Ahhhh, there it is. The noble souls at S&C are paying themselves a million dollars a day to unwind the mess they had some hand in creating, while shielding themselves and their former (?) partners from any and all accountability.
It is perhaps fitting that FTX, a company that turned out to closely resemble SBF’s infamous ‘magic box’ analogy, has become a different sort of magic box full of an unknowable amount of money and crypto, now run by a bunch of lawyers.
Short Cons
Reuters - “Facebook owner Meta is barring political advertisers from using its new generative AI advertising products, a company spokesperson said on Monday, cutting off campaigns' access to tools that lawmakers have warned could turbo-charge the spread of election misinformation.”
NYT - “Many U.S. troops who fired vast numbers of artillery rounds against the Islamic State developed mysterious, life-shattering mental and physical problems. But the military struggled to understand what was wrong.”
American Prospect - ““This rule is about a very basic principle that retirees who save their whole lives for a secure retirement should be able to rely on financial advice that they get that’s in their best interest, not in the interest of bad advisers,” said [Labor Secretary Julie] Su…”
ProPublica - “The TCP levels in the Smithwick Mills system are alarming to those who study water contamination. As with many chemicals, there’s limited information on TCP’s long-term effect on humans. But research involving animals shows evidence that it increases cancer risks at lower concentrations than many other known or likely carcinogens, including arsenic.”

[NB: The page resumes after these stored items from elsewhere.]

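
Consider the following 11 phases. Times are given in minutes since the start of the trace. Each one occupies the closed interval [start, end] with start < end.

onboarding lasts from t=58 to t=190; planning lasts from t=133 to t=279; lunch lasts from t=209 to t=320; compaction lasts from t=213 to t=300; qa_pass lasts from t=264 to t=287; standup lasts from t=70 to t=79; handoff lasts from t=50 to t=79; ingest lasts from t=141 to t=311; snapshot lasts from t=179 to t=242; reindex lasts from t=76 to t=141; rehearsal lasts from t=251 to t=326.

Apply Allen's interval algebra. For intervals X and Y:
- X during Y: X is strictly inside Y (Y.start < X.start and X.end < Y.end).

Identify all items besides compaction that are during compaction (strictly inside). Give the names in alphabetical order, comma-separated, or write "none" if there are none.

qa_pass

Target compaction = [t=213, t=300].
handoff [t=50, t=79] → before → no.
ingest [t=141, t=311] → contains → no.
lunch [t=209, t=320] → contains → no.
onboarding [t=58, t=190] → before → no.
planning [t=133, t=279] → overlaps → no.
qa_pass [t=264, t=287] → during → yes.
rehearsal [t=251, t=326] → overlapped-by → no.
reindex [t=76, t=141] → before → no.
snapshot [t=179, t=242] → overlaps → no.
standup [t=70, t=79] → before → no.
Result: qa_pass.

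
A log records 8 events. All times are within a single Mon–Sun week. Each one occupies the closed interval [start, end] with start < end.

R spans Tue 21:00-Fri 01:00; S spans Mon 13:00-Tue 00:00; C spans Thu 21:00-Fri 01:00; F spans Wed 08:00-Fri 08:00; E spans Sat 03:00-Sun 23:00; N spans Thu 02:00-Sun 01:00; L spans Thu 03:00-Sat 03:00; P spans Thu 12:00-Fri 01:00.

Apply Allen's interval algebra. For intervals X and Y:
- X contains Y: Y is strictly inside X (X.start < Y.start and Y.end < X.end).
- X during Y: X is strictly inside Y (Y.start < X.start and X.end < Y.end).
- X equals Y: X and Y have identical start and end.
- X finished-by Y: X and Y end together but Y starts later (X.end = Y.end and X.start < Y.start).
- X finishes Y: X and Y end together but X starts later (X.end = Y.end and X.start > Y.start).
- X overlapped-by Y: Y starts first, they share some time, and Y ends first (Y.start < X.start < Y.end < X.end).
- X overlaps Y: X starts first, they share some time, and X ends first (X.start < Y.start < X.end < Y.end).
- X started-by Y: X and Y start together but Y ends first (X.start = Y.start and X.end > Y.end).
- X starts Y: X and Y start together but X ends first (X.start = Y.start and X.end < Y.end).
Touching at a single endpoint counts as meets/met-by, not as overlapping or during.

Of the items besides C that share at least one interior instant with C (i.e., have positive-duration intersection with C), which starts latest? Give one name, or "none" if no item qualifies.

Target C = [Thu 21:00, Fri 01:00].
E [Sat 03:00, Sun 23:00] → after → excluded.
F [Wed 08:00, Fri 08:00] → contains → candidate.
L [Thu 03:00, Sat 03:00] → contains → candidate.
N [Thu 02:00, Sun 01:00] → contains → candidate.
P [Thu 12:00, Fri 01:00] → finished-by → candidate.
R [Tue 21:00, Fri 01:00] → finished-by → candidate.
S [Mon 13:00, Tue 00:00] → before → excluded.
Among candidates, latest start is Thu 12:00 → P.

P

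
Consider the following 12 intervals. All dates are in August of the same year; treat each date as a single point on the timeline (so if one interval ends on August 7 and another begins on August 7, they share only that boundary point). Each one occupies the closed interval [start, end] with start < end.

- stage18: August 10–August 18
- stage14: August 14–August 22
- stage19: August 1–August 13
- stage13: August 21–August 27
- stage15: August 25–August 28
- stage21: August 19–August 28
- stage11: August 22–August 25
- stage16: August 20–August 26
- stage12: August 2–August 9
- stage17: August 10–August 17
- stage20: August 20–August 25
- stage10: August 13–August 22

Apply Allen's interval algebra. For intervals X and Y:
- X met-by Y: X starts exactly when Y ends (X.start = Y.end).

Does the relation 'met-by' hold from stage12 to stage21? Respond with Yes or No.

stage12 = [August 2, August 9], stage21 = [August 19, August 28].
Actual relation of stage12 to stage21: before.
Asked whether 'met-by' holds → No.

No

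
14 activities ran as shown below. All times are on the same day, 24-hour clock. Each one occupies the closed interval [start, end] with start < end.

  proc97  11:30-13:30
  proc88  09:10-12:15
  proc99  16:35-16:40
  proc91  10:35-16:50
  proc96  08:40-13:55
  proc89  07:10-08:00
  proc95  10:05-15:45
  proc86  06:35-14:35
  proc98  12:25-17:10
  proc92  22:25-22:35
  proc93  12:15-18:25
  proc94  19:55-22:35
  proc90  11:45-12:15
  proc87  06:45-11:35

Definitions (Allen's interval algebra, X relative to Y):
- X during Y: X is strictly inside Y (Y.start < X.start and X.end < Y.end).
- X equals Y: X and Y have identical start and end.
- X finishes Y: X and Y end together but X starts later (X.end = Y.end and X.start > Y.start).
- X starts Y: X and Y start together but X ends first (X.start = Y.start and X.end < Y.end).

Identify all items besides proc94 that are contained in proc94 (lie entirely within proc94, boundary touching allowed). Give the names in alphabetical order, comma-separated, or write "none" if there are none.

Target proc94 = [19:55, 22:35].
proc86 [06:35, 14:35] → before → no.
proc87 [06:45, 11:35] → before → no.
proc88 [09:10, 12:15] → before → no.
proc89 [07:10, 08:00] → before → no.
proc90 [11:45, 12:15] → before → no.
proc91 [10:35, 16:50] → before → no.
proc92 [22:25, 22:35] → finishes → yes.
proc93 [12:15, 18:25] → before → no.
proc95 [10:05, 15:45] → before → no.
proc96 [08:40, 13:55] → before → no.
proc97 [11:30, 13:30] → before → no.
proc98 [12:25, 17:10] → before → no.
proc99 [16:35, 16:40] → before → no.
Result: proc92.

proc92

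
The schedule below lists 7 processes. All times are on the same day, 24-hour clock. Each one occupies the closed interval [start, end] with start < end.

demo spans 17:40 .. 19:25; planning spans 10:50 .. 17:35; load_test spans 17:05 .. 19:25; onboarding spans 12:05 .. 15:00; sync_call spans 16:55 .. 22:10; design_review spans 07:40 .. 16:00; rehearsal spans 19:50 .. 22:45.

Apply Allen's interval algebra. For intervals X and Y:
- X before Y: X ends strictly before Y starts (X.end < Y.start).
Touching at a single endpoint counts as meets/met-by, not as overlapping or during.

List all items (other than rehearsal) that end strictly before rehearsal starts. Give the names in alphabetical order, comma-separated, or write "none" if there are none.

demo, design_review, load_test, onboarding, planning

Target rehearsal = [19:50, 22:45].
demo [17:40, 19:25] → before → yes.
design_review [07:40, 16:00] → before → yes.
load_test [17:05, 19:25] → before → yes.
onboarding [12:05, 15:00] → before → yes.
planning [10:50, 17:35] → before → yes.
sync_call [16:55, 22:10] → overlaps → no.
Result: demo, design_review, load_test, onboarding, planning.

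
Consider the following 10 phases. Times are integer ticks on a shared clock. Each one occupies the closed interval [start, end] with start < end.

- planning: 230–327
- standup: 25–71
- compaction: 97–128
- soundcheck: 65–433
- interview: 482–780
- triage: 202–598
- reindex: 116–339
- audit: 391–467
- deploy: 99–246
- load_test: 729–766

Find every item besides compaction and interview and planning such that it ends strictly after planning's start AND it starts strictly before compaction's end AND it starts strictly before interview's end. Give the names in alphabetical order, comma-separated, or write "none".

deploy, reindex, soundcheck

Conditions: its end is strictly after planning's start (X.end > 230) AND its start is strictly before compaction's end (X.start < 128) AND its start is strictly before interview's end (X.start < 780).
audit: end 467 > 230? ✓; start 391 < 128? ✗; start 391 < 780? ✓ → no.
deploy: end 246 > 230? ✓; start 99 < 128? ✓; start 99 < 780? ✓ → yes.
load_test: end 766 > 230? ✓; start 729 < 128? ✗; start 729 < 780? ✓ → no.
reindex: end 339 > 230? ✓; start 116 < 128? ✓; start 116 < 780? ✓ → yes.
soundcheck: end 433 > 230? ✓; start 65 < 128? ✓; start 65 < 780? ✓ → yes.
standup: end 71 > 230? ✗; start 25 < 128? ✓; start 25 < 780? ✓ → no.
triage: end 598 > 230? ✓; start 202 < 128? ✗; start 202 < 780? ✓ → no.
Result: deploy, reindex, soundcheck.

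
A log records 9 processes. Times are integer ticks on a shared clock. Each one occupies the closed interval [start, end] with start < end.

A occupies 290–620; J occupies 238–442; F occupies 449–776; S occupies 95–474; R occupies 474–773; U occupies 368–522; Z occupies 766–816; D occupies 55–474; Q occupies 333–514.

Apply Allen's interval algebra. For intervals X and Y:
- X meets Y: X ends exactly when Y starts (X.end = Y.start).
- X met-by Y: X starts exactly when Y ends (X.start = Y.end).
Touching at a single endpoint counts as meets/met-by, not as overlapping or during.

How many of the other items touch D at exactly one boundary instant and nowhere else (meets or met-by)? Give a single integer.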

AP - “The CFPB found that Citi employees were trained to avoid approving applications with last names ending in “yan” or “ian” — the most common suffix to Armenian last names — as well applications that originated in Glendale, California, where roughly 15% of the country’s Armenian American population lives.”
Verge - “Because this most recent proposal would allow studios to use digital scans of dead actors without the consent of their estates or the guild, however, SAG-AFTRA has refused and expressed its desire for changes that would require the studios to pay actors each time their faces are used and receive consent from those actors before doing so.”
ABC.au - “The post in the Facebook group No Offshore Wind Farm for the Illawarra referenced a University of Tasmania study purportedly published in his journal that predicted offshore wind turbines "could kill up to 400 whales per year". "That paper does not exist," Professor Hanich said.”
Reuters - “The trade commission is investigating whether Southern Glazer's has unlawfully given price preferences to large chains such as Total Wine that are not accorded to smaller retailers.”
Intercept - “Whereas the Biden administration released a three-page itemized list of weapons provided to Ukraine, down to the exact number of rounds, the information released about weapons sent to Israel could fit in a single sentence.”